The list of missing people in Cleveland, a city of just under 400,000, makes up about one out of every 10 unresolved cases in the entire state. Cleveland police records show nearly 2,800 missing persons cases last year alone.

Most are found within a few days or weeks, but 23 people have been gone for more than a year, some since the early 1990s.

Christina Kleckner was 24 when she left home after an argument more than two years ago and hasn’t been seen since.

Her father, Albert, hasn’t stopped looking. When he’s driving through the neighborhood, he takes a different way home each time, hoping he might see her in a passing car or on a porch.

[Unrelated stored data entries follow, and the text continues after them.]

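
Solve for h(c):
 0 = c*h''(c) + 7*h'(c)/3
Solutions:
 h(c) = C1 + C2/c^(4/3)


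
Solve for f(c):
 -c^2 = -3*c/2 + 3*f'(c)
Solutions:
 f(c) = C1 - c^3/9 + c^2/4


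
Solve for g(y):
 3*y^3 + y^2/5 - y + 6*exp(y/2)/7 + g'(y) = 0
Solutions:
 g(y) = C1 - 3*y^4/4 - y^3/15 + y^2/2 - 12*exp(y/2)/7


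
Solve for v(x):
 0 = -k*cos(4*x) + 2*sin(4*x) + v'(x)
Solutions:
 v(x) = C1 + k*sin(4*x)/4 + cos(4*x)/2


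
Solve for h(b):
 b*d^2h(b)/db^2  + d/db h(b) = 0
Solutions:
 h(b) = C1 + C2*log(b)


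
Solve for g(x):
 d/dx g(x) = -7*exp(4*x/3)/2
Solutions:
 g(x) = C1 - 21*exp(4*x/3)/8


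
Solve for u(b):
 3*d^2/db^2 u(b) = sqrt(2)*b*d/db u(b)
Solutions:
 u(b) = C1 + C2*erfi(2^(3/4)*sqrt(3)*b/6)


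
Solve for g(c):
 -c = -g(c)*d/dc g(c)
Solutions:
 g(c) = -sqrt(C1 + c^2)
 g(c) = sqrt(C1 + c^2)


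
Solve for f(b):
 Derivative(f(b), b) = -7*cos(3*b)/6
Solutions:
 f(b) = C1 - 7*sin(3*b)/18


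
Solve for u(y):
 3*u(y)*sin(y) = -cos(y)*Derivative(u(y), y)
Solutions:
 u(y) = C1*cos(y)^3


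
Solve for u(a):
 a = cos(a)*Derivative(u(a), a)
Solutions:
 u(a) = C1 + Integral(a/cos(a), a)


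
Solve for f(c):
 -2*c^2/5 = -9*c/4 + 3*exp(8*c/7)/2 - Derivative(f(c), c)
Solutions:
 f(c) = C1 + 2*c^3/15 - 9*c^2/8 + 21*exp(8*c/7)/16


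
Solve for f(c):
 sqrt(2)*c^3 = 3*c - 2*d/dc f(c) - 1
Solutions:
 f(c) = C1 - sqrt(2)*c^4/8 + 3*c^2/4 - c/2


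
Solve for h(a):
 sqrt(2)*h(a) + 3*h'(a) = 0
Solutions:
 h(a) = C1*exp(-sqrt(2)*a/3)


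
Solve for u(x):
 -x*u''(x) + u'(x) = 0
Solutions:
 u(x) = C1 + C2*x^2


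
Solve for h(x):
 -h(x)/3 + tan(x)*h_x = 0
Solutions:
 h(x) = C1*sin(x)^(1/3)


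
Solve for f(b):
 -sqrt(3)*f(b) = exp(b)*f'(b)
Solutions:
 f(b) = C1*exp(sqrt(3)*exp(-b))


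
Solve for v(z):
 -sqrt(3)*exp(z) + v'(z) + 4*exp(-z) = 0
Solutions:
 v(z) = C1 + sqrt(3)*exp(z) + 4*exp(-z)


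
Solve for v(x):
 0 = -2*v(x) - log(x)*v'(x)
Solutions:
 v(x) = C1*exp(-2*li(x))


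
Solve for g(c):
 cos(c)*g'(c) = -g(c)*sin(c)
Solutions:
 g(c) = C1*cos(c)


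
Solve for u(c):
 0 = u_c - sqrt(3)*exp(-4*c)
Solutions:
 u(c) = C1 - sqrt(3)*exp(-4*c)/4


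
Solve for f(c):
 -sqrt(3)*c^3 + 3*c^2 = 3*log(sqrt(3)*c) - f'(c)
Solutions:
 f(c) = C1 + sqrt(3)*c^4/4 - c^3 + 3*c*log(c) - 3*c + 3*c*log(3)/2


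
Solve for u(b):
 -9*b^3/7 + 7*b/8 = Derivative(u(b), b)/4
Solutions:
 u(b) = C1 - 9*b^4/7 + 7*b^2/4


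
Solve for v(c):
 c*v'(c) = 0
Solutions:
 v(c) = C1


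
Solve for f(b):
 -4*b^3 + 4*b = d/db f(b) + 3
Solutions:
 f(b) = C1 - b^4 + 2*b^2 - 3*b


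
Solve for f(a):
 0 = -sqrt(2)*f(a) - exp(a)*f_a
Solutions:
 f(a) = C1*exp(sqrt(2)*exp(-a))


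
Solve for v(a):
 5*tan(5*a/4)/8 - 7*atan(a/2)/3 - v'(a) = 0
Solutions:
 v(a) = C1 - 7*a*atan(a/2)/3 + 7*log(a^2 + 4)/3 - log(cos(5*a/4))/2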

He has stacks of fliers that he puts up on street corners but often finds them buried under ads for cheap loans and mattresses. Store owners tell him they can only keep his signs up for two weeks.

“The other places, they just take them down,” he said.

His daughter is developmentally disabled and unable to take care of herself.

“Somebody’s got her,” he said. “Whether it’s against her will or voluntarily, we don’t know.”

Often times, those who go missing are runaways or have lost touch with their families.

Five years ago, Cleveland police were heavily criticized following the discovery of 11 women’s bodies in the home and backyard of a man later convicted and sentenced to death.  

Police have since changed how they handle missing-persons cases, but activists like Arroyo think authorities need to be more proactive when people go missing. He has met with lawmakers to discuss an idea for issuing notifications when a child is missing or has run away but doesn’t meet all the criteria for an Amber Alert.

Detectives believed Christina Adkins was a runaway when she disappeared in 1995. She was five months pregnant and had fought with her boyfriend. Family members said they had little contact with investigators until 2009, when the FBI and police reached out to them.

But it wasn’t until the three women were freed from Castro’s home that they finally got a break in the case.

“People had forgotten about my sister,” Tonia Adkins said. “The finding of the three girls finally woke people up. They said, ‘Something’s not right.”’

New leads came within days. In August, less than a week before Castro committed suicide in prison, FBI agents searched a house about five blocks from where Castro had lived. About a month later, they looked through an overgrown park and then along a freeway.

They found her remains in a manhole after a convicted sex offender confessed and led detectives to the site. Elias Acevedo, who lived a few houses away from Castro, pleaded guilty to killing Christina Adkins and another woman last December and is serving a life sentence.

Tonia Adkins says finding out what happened to her sister has lifted the guilt and anxiety she has felt over the last two decades.

“I spent 18 years blaming myself,” she said. “My parents spent 18 years blaming themselves. We now know there’s nothing we could have done differently.”